Promosi Doktor ke 31 Muh Fakhrihun Na’am, S.Sn., M.Sn.

Promosi Doktor ke 31 Muh Fakhrihun Na’am, S.Sn., M.Sn.

Selasa, 30 Agustus 2016 pukul 10.00– 12.30 WIB Pascasarjana ISI Yogyakarta menggelar Ujian Terbuka Muh Fakhrihun Na’am, S.Sn., M.Sn. Sidang diketuai oleh Prof. Dr. Djohan, M.Si. , Prof. Drs. SP. Gustami, SU. sebagai Promotor, Dr. Ir. Yulriawan Dafri, M.Hum. Kopromotor, dan Dewan Penguji Prof. Dr. M. Agus Burhan, M.Hum., Prof. Drs. Soeprapto Soedjono, M.F.A.,Ph.D., Prof. Dr. Yusuf Affendi, Dr.St. Sunardi, Dr. H. Suwarno Wisetrotomo, M.Hum., Dr. Timbul Raharjo, M.Hum.
Saudara Muh Fakhrihun Na’am berhasil mempertahankan Disertasi yang berjudul Pertemuan antara Hindu, Cina dan Islam Pada Masjid dan Makam Mantingan , Jepara di hadapan Dewan Penguji sehingga lulus dengan predikat “Memuaskan” dan menjadi Doktor ke 31 dari PPs ISI Yogyakarta. 

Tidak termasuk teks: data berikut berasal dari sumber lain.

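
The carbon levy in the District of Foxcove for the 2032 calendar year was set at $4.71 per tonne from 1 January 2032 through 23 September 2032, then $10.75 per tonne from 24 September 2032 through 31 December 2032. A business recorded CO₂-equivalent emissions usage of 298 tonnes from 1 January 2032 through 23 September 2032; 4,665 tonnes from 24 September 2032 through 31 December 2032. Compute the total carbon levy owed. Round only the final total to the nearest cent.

$51,552.33

1 January – 23 September 2032: 298 tonnes at $4.71/tonne → $1,403.58
24 September – 31 December 2032: 4,665 tonnes at $10.75/tonne → $50,148.75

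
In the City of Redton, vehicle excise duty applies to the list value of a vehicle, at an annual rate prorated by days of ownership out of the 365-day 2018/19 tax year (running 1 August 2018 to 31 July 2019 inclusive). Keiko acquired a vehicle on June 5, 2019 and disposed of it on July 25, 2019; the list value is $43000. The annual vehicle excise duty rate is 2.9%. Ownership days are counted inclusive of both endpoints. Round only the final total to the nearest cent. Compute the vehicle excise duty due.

Days held (June 5 – July 25, 2019): 51 out of 365
Tax = $43000 × 2.9% × 51/365 = $174.2384

$174.24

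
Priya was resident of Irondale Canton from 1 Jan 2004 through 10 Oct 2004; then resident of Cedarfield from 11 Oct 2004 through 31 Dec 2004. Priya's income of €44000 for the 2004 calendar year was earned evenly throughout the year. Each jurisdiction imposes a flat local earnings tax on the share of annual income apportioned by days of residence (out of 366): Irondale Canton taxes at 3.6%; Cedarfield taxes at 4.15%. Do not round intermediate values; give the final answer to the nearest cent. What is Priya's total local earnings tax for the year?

€1638.22

Irondale Canton, 1 Jan – 10 Oct 2004: 284 days → €44000 × 3.6% × 284/366 = €1229.1148
Cedarfield, 11 Oct – 31 Dec 2004: 82 days → €44000 × 4.15% × 82/366 = €409.1038
Total = €1638.2186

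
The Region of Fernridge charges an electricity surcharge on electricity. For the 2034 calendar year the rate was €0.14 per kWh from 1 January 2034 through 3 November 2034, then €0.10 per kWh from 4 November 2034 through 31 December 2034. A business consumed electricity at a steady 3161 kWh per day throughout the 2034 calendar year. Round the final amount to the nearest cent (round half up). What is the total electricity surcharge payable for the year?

€154,193.58

1 January – 3 November 2034: 307 days × 3161 kWh/day = 970,427 kWh at €0.14/kWh → €135,859.78
4 November – 31 December 2034: 58 days × 3161 kWh/day = 183,338 kWh at €0.10/kWh → €18,333.80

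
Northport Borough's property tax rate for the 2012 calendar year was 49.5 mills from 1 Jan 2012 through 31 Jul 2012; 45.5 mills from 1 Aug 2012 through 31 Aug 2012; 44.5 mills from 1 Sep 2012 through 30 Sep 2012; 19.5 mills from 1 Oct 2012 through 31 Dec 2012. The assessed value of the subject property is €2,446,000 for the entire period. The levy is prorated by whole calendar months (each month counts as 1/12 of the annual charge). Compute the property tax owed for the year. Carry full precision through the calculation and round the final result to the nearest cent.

€100,897.50

1 Jan – 31 Jul 2012: 7 months at 49.5 mills → €2,446,000 × 4.95% × 7/12 = €70,628.2500
1 Aug – 31 Aug 2012: 1 month at 45.5 mills → €2,446,000 × 4.55% × 1/12 = €9,274.4167
1 Sep – 30 Sep 2012: 1 month at 44.5 mills → €2,446,000 × 4.45% × 1/12 = €9,070.5833
1 Oct – 31 Dec 2012: 3 months at 19.5 mills → €2,446,000 × 1.95% × 3/12 = €11,924.2500
Total = €100,897.5000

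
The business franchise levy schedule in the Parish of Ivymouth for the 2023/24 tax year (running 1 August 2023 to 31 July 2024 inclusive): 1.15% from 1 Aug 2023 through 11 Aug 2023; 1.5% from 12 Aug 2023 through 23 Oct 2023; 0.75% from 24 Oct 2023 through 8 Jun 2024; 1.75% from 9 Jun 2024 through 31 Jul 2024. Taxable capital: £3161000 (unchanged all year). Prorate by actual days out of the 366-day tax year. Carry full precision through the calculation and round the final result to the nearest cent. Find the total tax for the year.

1 Aug – 11 Aug 2023: 11 days at 1.15% → £3161000 × 1.15% × 11/366 = £1092.5314
12 Aug – 23 Oct 2023: 73 days at 1.5% → £3161000 × 1.5% × 73/366 = £9457.0902
24 Oct 2023 – 8 Jun 2024: 229 days at 0.75% → £3161000 × 0.75% × 229/366 = £14833.3811
9 Jun – 31 Jul 2024: 53 days at 1.75% → £3161000 × 1.75% × 53/366 = £8010.4577
Total = £33393.4604

£33393.46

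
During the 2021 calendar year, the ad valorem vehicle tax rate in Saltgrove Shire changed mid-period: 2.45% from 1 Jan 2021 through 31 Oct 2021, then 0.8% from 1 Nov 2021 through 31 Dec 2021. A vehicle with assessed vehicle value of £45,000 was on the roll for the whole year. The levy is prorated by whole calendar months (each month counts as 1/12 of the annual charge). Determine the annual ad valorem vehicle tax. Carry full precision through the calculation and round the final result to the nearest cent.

1 Jan – 31 Oct 2021: 10 months at 2.45% → £45,000 × 2.45% × 10/12 = £918.7500
1 Nov – 31 Dec 2021: 2 months at 0.8% → £45,000 × 0.8% × 2/12 = £60.0000
Total = £978.7500

£978.75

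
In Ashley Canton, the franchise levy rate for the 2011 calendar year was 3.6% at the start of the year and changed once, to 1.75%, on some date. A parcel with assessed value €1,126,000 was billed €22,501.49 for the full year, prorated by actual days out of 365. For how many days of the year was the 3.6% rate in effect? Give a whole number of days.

Let d = days at the first rate; then 365 − d days at the second rate.
€1,126,000 × [3.6%·d + 1.75%·(365−d)] / 365 = €22,501.49
Solving gives d = 49, so the new rate took effect on 19 Feb 2011.

49 days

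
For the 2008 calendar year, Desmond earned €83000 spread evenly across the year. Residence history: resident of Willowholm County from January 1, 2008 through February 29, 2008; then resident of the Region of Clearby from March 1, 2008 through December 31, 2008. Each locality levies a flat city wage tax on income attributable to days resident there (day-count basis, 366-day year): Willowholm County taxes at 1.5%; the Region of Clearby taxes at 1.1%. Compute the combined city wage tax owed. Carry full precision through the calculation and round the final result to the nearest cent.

€967.43

Willowholm County, January 1 – February 29, 2008: 60 days → €83000 × 1.5% × 60/366 = €204.0984
The Region of Clearby, March 1 – December 31, 2008: 306 days → €83000 × 1.1% × 306/366 = €763.3279
Total = €967.4262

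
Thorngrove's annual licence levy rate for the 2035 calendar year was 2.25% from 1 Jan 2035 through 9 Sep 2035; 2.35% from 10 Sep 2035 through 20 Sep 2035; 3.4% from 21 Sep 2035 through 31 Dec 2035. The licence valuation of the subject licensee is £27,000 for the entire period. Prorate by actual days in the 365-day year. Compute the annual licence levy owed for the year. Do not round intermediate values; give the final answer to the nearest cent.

1 Jan – 9 Sep 2035: 252 days at 2.25% → £27,000 × 2.25% × 252/365 = £419.4247
10 Sep – 20 Sep 2035: 11 days at 2.35% → £27,000 × 2.35% × 11/365 = £19.1219
21 Sep – 31 Dec 2035: 102 days at 3.4% → £27,000 × 3.4% × 102/365 = £256.5370
Total = £695.0836

£695.08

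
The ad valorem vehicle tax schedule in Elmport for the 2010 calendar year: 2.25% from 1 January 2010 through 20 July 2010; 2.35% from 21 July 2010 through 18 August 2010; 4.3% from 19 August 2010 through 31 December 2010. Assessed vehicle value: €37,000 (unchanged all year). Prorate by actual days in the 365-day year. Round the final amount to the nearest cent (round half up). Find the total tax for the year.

1 January – 20 July 2010: 201 days at 2.25% → €37,000 × 2.25% × 201/365 = €458.4452
21 July – 18 August 2010: 29 days at 2.35% → €37,000 × 2.35% × 29/365 = €69.0836
19 August – 31 December 2010: 135 days at 4.3% → €37,000 × 4.3% × 135/365 = €588.4521
Total = €1,115.9808

€1,115.98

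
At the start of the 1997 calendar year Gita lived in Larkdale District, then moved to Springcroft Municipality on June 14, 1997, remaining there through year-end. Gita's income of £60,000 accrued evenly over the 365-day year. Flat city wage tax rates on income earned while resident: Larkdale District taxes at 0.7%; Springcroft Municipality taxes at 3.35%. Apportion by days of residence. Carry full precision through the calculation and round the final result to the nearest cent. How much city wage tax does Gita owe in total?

Larkdale District, January 1 – June 13, 1997: 164 days → £60,000 × 0.7% × 164/365 = £188.7123
Springcroft Municipality, June 14 – December 31, 1997: 201 days → £60,000 × 3.35% × 201/365 = £1,106.8767
Total = £1,295.5890

£1,295.59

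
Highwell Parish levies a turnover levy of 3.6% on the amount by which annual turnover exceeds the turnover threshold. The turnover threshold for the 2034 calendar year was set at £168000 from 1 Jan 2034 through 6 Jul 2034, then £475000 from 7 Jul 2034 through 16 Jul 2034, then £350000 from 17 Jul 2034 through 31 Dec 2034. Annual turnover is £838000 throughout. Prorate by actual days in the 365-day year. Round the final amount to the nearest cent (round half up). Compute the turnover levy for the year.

1 Jan – 6 Jul 2034: 187 days, exemption £168000 → (£838000 − £168000) × 3.6% × 187/365 = £12357.3699
7 Jul – 16 Jul 2034: 10 days, exemption £475000 → (£838000 − £475000) × 3.6% × 10/365 = £358.0274
17 Jul – 31 Dec 2034: 168 days, exemption £350000 → (£838000 − £350000) × 3.6% × 168/365 = £8086.0932
Total = £20801.4904

£20801.49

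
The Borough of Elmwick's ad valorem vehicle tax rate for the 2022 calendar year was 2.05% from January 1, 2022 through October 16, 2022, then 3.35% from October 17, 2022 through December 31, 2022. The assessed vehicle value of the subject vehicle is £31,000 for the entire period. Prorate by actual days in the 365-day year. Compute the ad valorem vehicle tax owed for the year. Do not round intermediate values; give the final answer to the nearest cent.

£719.41

January 1 – October 16, 2022: 289 days at 2.05% → £31,000 × 2.05% × 289/365 = £503.1767
October 17 – December 31, 2022: 76 days at 3.35% → £31,000 × 3.35% × 76/365 = £216.2356
Total = £719.4123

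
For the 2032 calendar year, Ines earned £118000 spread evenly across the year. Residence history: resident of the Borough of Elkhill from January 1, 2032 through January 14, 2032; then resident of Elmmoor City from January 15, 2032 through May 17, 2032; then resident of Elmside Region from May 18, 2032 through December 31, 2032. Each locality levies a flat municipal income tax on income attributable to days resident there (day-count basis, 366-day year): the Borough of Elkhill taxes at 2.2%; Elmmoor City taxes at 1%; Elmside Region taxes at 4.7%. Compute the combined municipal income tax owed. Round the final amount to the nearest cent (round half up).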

naam1Dalam Disertasinya Saudara Muh Fakhrihun Na’am, S.Sn., M.Sn. menjelaskan bahwa Ornamen-ornamen yang ada di Masjid dan Makam Mantingan sendiri menjadi objek yang menarik untuk dikaji. Beberapa pengertian ornamen menyebutkan bahwa ornamen adalah salah satu hasil karya seni rupa berupa hiasan yang diterapkan pada arsitektur, kerajinan tangan, lukisan, perhiasan dan sebagainya. Makam Ratu Kalinyamat di Desa Mantingan, Kabupaten Jepara, termasuk makam tua yang periodisasinya diperkirakan sejaman dengan beberapa makam para Wali di pantai utara Jawa. Makam Ratu Kalinyamat berupa sebuah kompleks makam yang memiliki struktur bangunan yang arkais (kuno). Tokoh utama yang dimakamkan  di kompleks makam tersebut adalah ratu Kalinyamat beserta suaminya.

Bentuk dan struktur fisik arsitektur bangunan Masjid dan Makam Mantingan, merupakan campuran dari gaya arsitektur Jawa, Cina, dan Hindu. Keunikan dan keindahan kedua bangunan tersebut, tidak hanya pada bentuk dan strukturnya, melainkan juga pada penampilan keindahan secara keseluruhan. Beragam ornamen dipasang pada dinding serambi masjid, pawèstrèn, mihrab, di atas dan bawah mihrab, mimbar, mustoko dan di gapura candi bentar. Ornamen juga dijumpai pada dinding kompleks dan beberapa batu nisan. Kini ornamen itu disimpan di gudang milik masjid dan Museum Kartini, Museum Ronggowarsito Semarang dan Masjid Agung Jawa Tengah. Bidang-bidang ornamen itu memiliki bidang yang berbentuk lingkaran, segitiga, persegi panjang, dan lain sebagainya.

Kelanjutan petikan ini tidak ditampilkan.